10. Nash Imam Syafi’i
melarang taqlid
Nash-nash Imam Syafi’i dimaksud
adalah sebagai berikut :
a. Al-Muzani mengatakan dalam Muqaddimah kitabnya, Mukhtashar
al-Muzani :
لاقربه على من اراده مع اعلاميه نهيه
عن تقليده وتقليد غيره
Sesungguhnya telah aku mempermudah ilmu Syafi’i
atas orang-orang yang menginginkannya serta ada pemberitahuan dari Syafi’i atas
larangan taqlid kepada beliau dan kepada selainnya.[1]
2. Harmalah berkata, Imam Syafi’i mengatakan :
كلما قلت فكان عن النبي صلى الله
عليه وسلم خلاف قولي مما يصح فحديث النبي صلى الله عليه وسلم أولى فلا تقلدوني
Manakala yang aku katakan, sedangkan perkataanku
itu menyalahi hadits Nabi SAW yang shahih, maka hadits Nabi SAW lebih diutamakan. Karena
itu, jangan kamu taqlid kepadaku.[2]
3. Al-Muzani berkata, Imam Syafi’i mengatakan :
اذا وجدتم سنة فاتبعوها ولا تلتفتوا
إلى قول أحد
Apabila kamu dapati sunnah, maka ikutilah sunnah dan jangan kamu
berpaling kepada perkataan seseorang.[3]
Imam Harmalah salah seorang murid
Imam Syafi’i, beliau lahir pada tahun 166 -243 H. Diantara kitab beliau karya
beliau adalah al-Mabsuth dan al-Mukhtsahar. Menurut penjelasan dalam kitab
Thabaqat al-Syafi’iyah karya Ibnu al-Subki, beliau ini termasuk mujtahid
muntasib (ulama yang berijtihad pada furu’ fiqh, namun masih menggunakan ushul
imamnya), meski kadang beliau keluar dari mazhab imamnya, baik ushul maupun
furu’nya. Hal yang sama juga terjadi pada al-Muzani.[4] Sedangkan al-Muzani sebagaimana dimaklumi juga
merupakan murid dari Imam Syafi’i.
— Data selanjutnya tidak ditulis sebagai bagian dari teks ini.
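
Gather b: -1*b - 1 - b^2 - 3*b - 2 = -b^2 - 4*b - 3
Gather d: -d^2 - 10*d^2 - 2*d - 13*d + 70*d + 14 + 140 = -11*d^2 + 55*d + 154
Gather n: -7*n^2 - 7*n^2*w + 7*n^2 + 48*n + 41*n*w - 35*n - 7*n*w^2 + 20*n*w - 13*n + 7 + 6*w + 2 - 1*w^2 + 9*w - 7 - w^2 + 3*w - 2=-7*n^2*w + n*(-7*w^2 + 61*w) - 2*w^2 + 18*w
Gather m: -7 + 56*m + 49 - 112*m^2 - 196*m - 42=-112*m^2 - 140*m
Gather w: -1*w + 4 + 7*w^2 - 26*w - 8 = 7*w^2 - 27*w - 4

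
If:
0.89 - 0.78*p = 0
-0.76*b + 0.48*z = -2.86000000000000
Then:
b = 0.631578947368421*z + 3.76315789473684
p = 1.14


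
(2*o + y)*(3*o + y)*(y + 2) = 6*o^2*y + 12*o^2 + 5*o*y^2 + 10*o*y + y^3 + 2*y^2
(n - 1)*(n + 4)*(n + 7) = n^3 + 10*n^2 + 17*n - 28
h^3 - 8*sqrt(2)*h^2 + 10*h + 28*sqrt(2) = (h - 7*sqrt(2))*(h - 2*sqrt(2))*(h + sqrt(2))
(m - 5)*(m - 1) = m^2 - 6*m + 5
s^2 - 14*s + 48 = (s - 8)*(s - 6)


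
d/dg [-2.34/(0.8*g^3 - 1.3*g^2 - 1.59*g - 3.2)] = (5.616*g^2 - 6.084*g - 3.7206)/(-0.8*g^3 + 1.3*g^2 + 1.59*g + 3.2)^2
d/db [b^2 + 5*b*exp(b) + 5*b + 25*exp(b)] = 5*b*exp(b) + 2*b + 30*exp(b) + 5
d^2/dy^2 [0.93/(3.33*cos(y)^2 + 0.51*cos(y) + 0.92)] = (-41.250708*(1 - cos(y)^2)^2 - 4.738257*cos(y)^3 - 9.47065499999999*cos(y)^2 + 9.91287*cos(y) + 36.036198)/(3.33*cos(y)^2 + 0.51*cos(y) + 0.92)^3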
Beliau lahir pada tahun pada 175-264 H.[5] Al-Harmalah
dan al-Muzani ini dikenal sebagai perawi
mazhab jadid Imam Syafi’i.[6] Alhasil
kedua ulama yang mendengar langsung perkataan Imam Syafi’i ini adalah seorang
mujtahid, meskipun kedua beliau ini bukan sekelas imam mujtahid sekaliber Imam
Syafi’i dan lainnya yang merupakan mujtahid mustaqil.
Dengan demikian,
kita bisa memaklumi kenapa Imam Syafi’i berkata kepada dua tokoh ini dan yang
setingkat dengannya untuk tidak bertaqlid. Karena memang sebagaimana dimaklumi
bahwa mujtahid tidak boleh bertaqlid kepada mujtahid. Karena itu, nash-nash
Imam Syafi’i di atas tidak boleh kita terapkan untuk orang awam yang tidak
mampu berijtihad. Kebolehan bertaqlid orang awam kepada mujtahid adalah
berdasarkan firman Allah berbunyi :
فَاسْأَلُواْ أَهْلَ
الذِّكْرِ إِن كُنتُمْ لاَ تَعْلَمُونَ
Artinya : Maka tanyalah kepada
orang yang punya ilmu apabila kamu tidak mengetahuinya. (Q.S. al-Nahl : 43)
Al-Mawardi
ketika menjelaskan hukum taqlid seorang ulama kepada ulama lainnya dengan perincian
dan perbedaan pendapat tentangnya, beliau mengatakan, ini merupakan masalah
taqlid mujtahid kepada mujtahid dan inilah maksud Imam Syafi’i melarang taqlid kepada beliau dan taqlid
kepada lainnya.[7]
Ketika Imam al-Nawawi mengutip pendapat Abu Ishaq dan Abu Ali As Sinji mengenai
posisi mujtahid muntasib, dimana mereka dinisbatkan ke imam mazhab bukan karena
taqlid, namun karena menggunakan metodologi imam mazhab dalam berijtihad, maka
setelah itu beliau menyatakan bahwa apa yang disebutkan oleh kedua ulama ini sudah
sesuai dengan apa yang diperintahkan kepada mereka dalam ijtihad oleh Imam Syafi’i
sebagaimana dalam Muhktashar al-Muzani ada larangan Imam Syafi’i untuk taqlid
kepadanya dan kepada selainnya.[8]
Penjelasan al-Nawawi ini menunjukan bahwa pernyataan Imam al-Syafi’i yang
disebut oleh al-Muzani mengenai larangan
untuk taqlid hanya sesuai dengan mereka
yang sampai pada tingkatan mujtahid muntasib, bukan ditujukan kepada orang awam
yang tidak mungkin mampu menjadi mujtahid.
[1] Al-Muzani, Mukhtashar
al-Muzani, Dar al-Kutub al-Ilmiyah, Beirut, Juz. I, Hal. 7
[2] Ibnu ‘Asaakir,
Tarikh al-Damsyiq, Maktabah Syamilah, Juz. VXI, Hal. 386
[3] Ibnu ‘Asaakir,
Tarikh al-Damsyiq, Maktabah Syamilah, Juz. VXI, Hal. 386
[4] Ibnu al-Subki,
Thabaqat al-Syafi’iyah al-Kubra, Dar Ihya al-Kutub al-Arabiyah, Juz.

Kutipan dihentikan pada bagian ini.